Once in a Lifetime: Visiting Bruegel in Vienna with my mom, Perceptive Travel, Feb. 2019

Which is how Phyllis, who recently celebrated a milestone birthday, and I found ourselves arriving at Vienna’s airport, greeted by billboard-size posters of Bruegel’s art with the caption: “Once in a Lifetime.” My mom suggested: “That could be the title of your story.” I said I didn’t know if I’d write about this, and she said, “Oh, you will.” Part insight, part command. The following day when we passed the museum in a hop-on-hop-off bus, my mom raised her fists and shook her arms in excitement. …

Our group of about 25 people trundled over to Children’s Games.
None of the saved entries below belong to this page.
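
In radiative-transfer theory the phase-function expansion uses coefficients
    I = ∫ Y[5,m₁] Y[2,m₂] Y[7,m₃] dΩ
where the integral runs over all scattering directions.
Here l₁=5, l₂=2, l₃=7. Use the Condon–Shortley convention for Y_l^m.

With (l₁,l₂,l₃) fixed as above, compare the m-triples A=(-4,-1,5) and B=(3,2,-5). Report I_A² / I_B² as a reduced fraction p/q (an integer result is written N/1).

8/9

Shared (l₁,l₂,l₃)=(5,2,7): N and (l;000)² cancel in I_A²/I_B².
A: Δ = 0!·10!·4!/15! = 1/15015; Racah Σ t=0..0: t=0:+1/2177280 = 1/2177280; ⇒ 3j(5 2 7; -4 -1 5)² = 8/273, sgn +1
B: Δ = 0!·10!·4!/15! = 1/15015; Racah Σ t=0..0: t=0:+1/1935360 = 1/1935360; ⇒ 3j(5 2 7; 3 2 -5)² = 3/91, sgn +1
I_A²/I_B² = (8/273)/(3/91) = 8/9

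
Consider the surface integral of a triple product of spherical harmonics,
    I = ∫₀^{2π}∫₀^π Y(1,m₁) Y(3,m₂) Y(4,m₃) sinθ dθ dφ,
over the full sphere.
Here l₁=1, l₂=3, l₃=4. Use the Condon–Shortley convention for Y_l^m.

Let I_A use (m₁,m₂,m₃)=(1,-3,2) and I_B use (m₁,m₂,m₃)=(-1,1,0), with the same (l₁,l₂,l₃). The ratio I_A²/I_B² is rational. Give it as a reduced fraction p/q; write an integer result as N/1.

l's match ⇒ only the (l;m) 3-j factors differ between A and B.
A: triangle coeff Δ(1,3,4) = 1/252; Σ_t [0,0]: t=0:+1/1440 = 1/1440; (3j)²=1/252 [(1 3 4; 1 -3 2)], sign=+1
B: triangle coeff Δ(1,3,4) = 1/252; Σ_t [0,0]: t=0:+1/96 = 1/96; (3j)²=1/42 [(1 3 4; -1 1 0)], sign=+1
I_A²/I_B² = (1/252)/(1/42) = 1/6

1/6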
Phyllis darted ahead so she could be front and center during our guide’s narration; I’d hung back a bit. Out of nowhere my mom’s arm reached out, and with superhero strength grabbed my right wrist and pulled me next to her. We would be together for this. Painted in 1560, Children’s Games is known as a wimmelbild (busy picture) because it has hundreds of small figures. “Never before in art had children been given a stage of this size,” read the program for the exhibition.

Yet what impressed me most were the painting’s luminous colors—nearby Antwerp was known for the high quality of its red pigment—and the ebullience of the kids wrestling with one another. They are walking on stilts, climbing walls, swimming in a creek, and playing all sorts of other games. One young child learning to swim uses a pair of floaties, probably made from the bladders of pigs.